I don't have particular reasons, but I felt a little melancholic seeing the process of the award ceremony. The award ceremony began with a retelling of their background, life, their rise and fall as teachers, their contributions to the state and country, their services in the government.

This melancholy is not due to the feelings of inspiration to such servitude and loyalty.

Instead, I just can't imagine myself serving 30 years of my life for the field. It's not that I'm unhappy for my current condition and development at the school, in fact I was very delighted with my students cooperation and excitement in learning. I appreciated the school's staff sincere guidance and treatment towards us as practical teachers. I have confidence in teaching the two English classes I was held responsible. I couldn't be more happier. However...

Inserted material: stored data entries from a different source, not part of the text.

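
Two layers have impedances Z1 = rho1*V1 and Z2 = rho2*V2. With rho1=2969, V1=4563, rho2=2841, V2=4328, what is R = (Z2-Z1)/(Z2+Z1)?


Z1 = 2969 * 4563 = 13547547
Z2 = 2841 * 4328 = 12295848
R = (12295848 - 13547547) / (12295848 + 13547547) = -1251699 / 25843395 = -0.0484

-0.0484


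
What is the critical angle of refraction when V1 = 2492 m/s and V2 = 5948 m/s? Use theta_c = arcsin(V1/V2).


V1/V2 = 2492/5948 = 0.418964
theta_c = arcsin(0.418964) = 24.7692 degrees

24.7692


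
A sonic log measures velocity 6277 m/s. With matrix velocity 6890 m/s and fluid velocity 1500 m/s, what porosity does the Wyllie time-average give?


1/V - 1/Vm = 1/6277 - 1/6890 = 1.417e-05
1/Vf - 1/Vm = 1/1500 - 1/6890 = 0.00052153
phi = 1.417e-05 / 0.00052153 = 0.0272

0.0272


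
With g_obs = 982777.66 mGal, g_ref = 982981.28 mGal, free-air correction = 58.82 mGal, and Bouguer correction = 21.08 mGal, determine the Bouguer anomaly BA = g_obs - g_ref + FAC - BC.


BA = g_obs - g_ref + FAC - BC
= 982777.66 - 982981.28 + 58.82 - 21.08
= -165.88 mGal

-165.88


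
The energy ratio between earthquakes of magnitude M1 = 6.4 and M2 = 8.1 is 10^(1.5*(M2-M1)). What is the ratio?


M2 - M1 = 8.1 - 6.4 = 1.7
1.5 * 1.7 = 2.55
ratio = 10^2.55 = 354.81

354.81


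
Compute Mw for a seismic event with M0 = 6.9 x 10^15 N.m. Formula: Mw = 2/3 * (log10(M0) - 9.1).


log10(M0) = log10(6.9 x 10^15) = 15.8388
Mw = 2/3 * (15.8388 - 9.1)
= 2/3 * 6.7388
= 4.49

4.49


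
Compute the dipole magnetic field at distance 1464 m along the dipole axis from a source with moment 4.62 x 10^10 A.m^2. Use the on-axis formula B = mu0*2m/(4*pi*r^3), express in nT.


m = 4.62 x 10^10 = 46200000000 A.m^2
2m = 92400000000 A.m^2
r^3 = 1464^3 = 3137785344
B = (4pi*10^-7) * 92400000000 / (4*pi * 3137785344) * 1e9
= 116113.264477 / 39430573541.01 * 1e9
= 2944.7521 nT

2944.7521


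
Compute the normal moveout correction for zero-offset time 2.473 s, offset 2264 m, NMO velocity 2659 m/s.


x/Vnmo = 2264/2659 = 0.851448
(x/Vnmo)^2 = 0.724964
t0^2 = 6.115729
sqrt(6.115729 + 0.724964) = 2.615472
dt = 2.615472 - 2.473 = 0.142472

0.142472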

I don't want people to go all melancholy and touched when they talk about me. Right, maybe that does not sound plausible.

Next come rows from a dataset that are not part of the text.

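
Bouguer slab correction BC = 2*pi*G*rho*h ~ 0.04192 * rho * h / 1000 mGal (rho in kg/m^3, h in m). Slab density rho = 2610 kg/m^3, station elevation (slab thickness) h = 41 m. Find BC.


BC = 0.04192 * rho * h / 1000
= 0.04192 * 2610 * 41 / 1000
= 4.4859 mGal

4.4859


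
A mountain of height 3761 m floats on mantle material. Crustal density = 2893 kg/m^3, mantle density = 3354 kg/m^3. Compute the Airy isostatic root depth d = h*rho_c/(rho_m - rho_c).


rho_m - rho_c = 3354 - 2893 = 461
d = 3761 * 2893 / 461
= 10880573 / 461
= 23602.11 m

23602.11


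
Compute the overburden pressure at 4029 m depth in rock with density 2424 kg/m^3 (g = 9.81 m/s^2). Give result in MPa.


P = rho * g * z / 1e6
= 2424 * 9.81 * 4029 / 1e6
= 95807363.76 / 1e6
= 95.8074 MPa

95.8074


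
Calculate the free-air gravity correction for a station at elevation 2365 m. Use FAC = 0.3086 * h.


FAC = 0.3086 * h
= 0.3086 * 2365
= 729.839 mGal

729.839


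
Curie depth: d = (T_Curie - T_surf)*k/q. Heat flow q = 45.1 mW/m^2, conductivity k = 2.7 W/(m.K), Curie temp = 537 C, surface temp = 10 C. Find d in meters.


T_Curie - T_surf = 537 - 10 = 527 C
Convert q to W/m^2: 45.1 mW/m^2 = 0.0451 W/m^2
d = 527 * 2.7 / 0.0451 = 31549.89 m

31549.89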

I want to do more in this life. Teaching is a noble job. But it does not mean that I'd be willing to live and die with it. I don't want to end up as a 'burnt-out' teacher as lose my will to live and the capacity to be happy and enjoy this life. They said high-paying job offers you good money yet less time to enjoy life. As a teacher you can have more than enough time to embrace life with moderate pay. This could be true but I had witnessed more than enough 'burnt-out' teachers who had no life and led their lives less than a zombie. So in the end they had no money and no life. Then they join MLM business and abandon teaching. Now that's a pathetic ending because once you're a teacher, you'll be forever carved with the title on your forehead.

So when you're burn-out, it's time to quit. Don't do more damage to yourself and the future of others.

Here's my pledge to keep my sanity before I enter the servitude:
1. I will not ever give up my freedom to dress, to behave, to do whatever I used to do whenever I'm out of the premise.
2. When I teach, I will teach with passion and sincerity and teach not only what's in the books but most importantly lessons of life.
3. Pursue higher qualifications as soon as I get the chance.
4. To teach as a human, not as a book.
5. Maintain my own character and my outlook towards life.


Fanzi said...[Reply]

i love this.. u're an inspiration..

Anonymous said...[Reply]

i felt the same way as u do b4 being 1. dont b a teacher. it's not a noble job! i was in n now i want out! stressful days ahead!good luck!